Compressible quantum phases from conformal field theories in 2+1 dimensions
Subir Sachdev
TL;DR
This work analyzes how applying a chemical potential to 2+1D conformal field theories with a global U(1) charge yields compressible phases, including superfluids, solids, and Bose metals. It develops explicit $S$-duality mappings for the $XY$ model and the Abelian CP^{1} model, connecting electric and magnetic sectors and identifying monopole/dyon operators as order parameters for translational symmetry breaking. The authors then interpret these boundary theories holographically in AdS$_4$, proposing bulk duals that incorporate electric, magnetic, and dyonic degrees of freedom and verifying consistency via three-point correlators.
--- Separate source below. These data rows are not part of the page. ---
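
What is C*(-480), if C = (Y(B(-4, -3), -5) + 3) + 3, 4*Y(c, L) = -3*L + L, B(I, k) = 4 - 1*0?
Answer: -4080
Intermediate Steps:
B(I, k) = 4 (B(I, k) = 4 + 0 = 4)
Y(c, L) = -L/2 (Y(c, L) = (-3*L + L)/4 = (-2*L)/4 = -L/2)
C = 17/2 (C = (-½*(-5) + 3) + 3 = (5/2 + 3) + 3 = 11/2 + 3 = 17/2 ≈ 8.5000)
C*(-480) = (17/2)*(-480) = -4080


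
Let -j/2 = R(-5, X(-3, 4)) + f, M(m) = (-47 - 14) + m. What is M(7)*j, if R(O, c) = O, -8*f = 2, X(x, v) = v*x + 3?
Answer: -567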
The results illuminate how monopole/dyon physics governs density modulations and unit-cell scaling in compressible phases, and they pave the way for a holographic understanding of Bose metals and related non-Fermi liquid states in 2+1 dimensions.
Abstract
Conformal field theories (CFTs) with a globally conserved U(1) charge Q can be deformed into compressible phases by modifying their Hamiltonian, H, by a chemical potential H -> H - μQ. We study 2+1 dimensional CFTs upon which an explicit S duality mapping can be performed. We find that this construction leads naturally to compressible phases which are superfluids, solids, or non-Fermi liquids which are more appropriately called `Bose metals' in the present context. The Bose metal preserves all symmetries and has Fermi surfaces of gauge-charged fermions, even in cases where the parent CFT can be expressed solely by bosonic degrees of freedom. Monopole operators are identified as order parameters of the solid, and the product of their magnetic charge and Q determines the area of the unit cell. We discuss implications for holographic theories on asymptotically AdS4 spacetimes: S duality and monopole/dyon fields play important roles in this connection.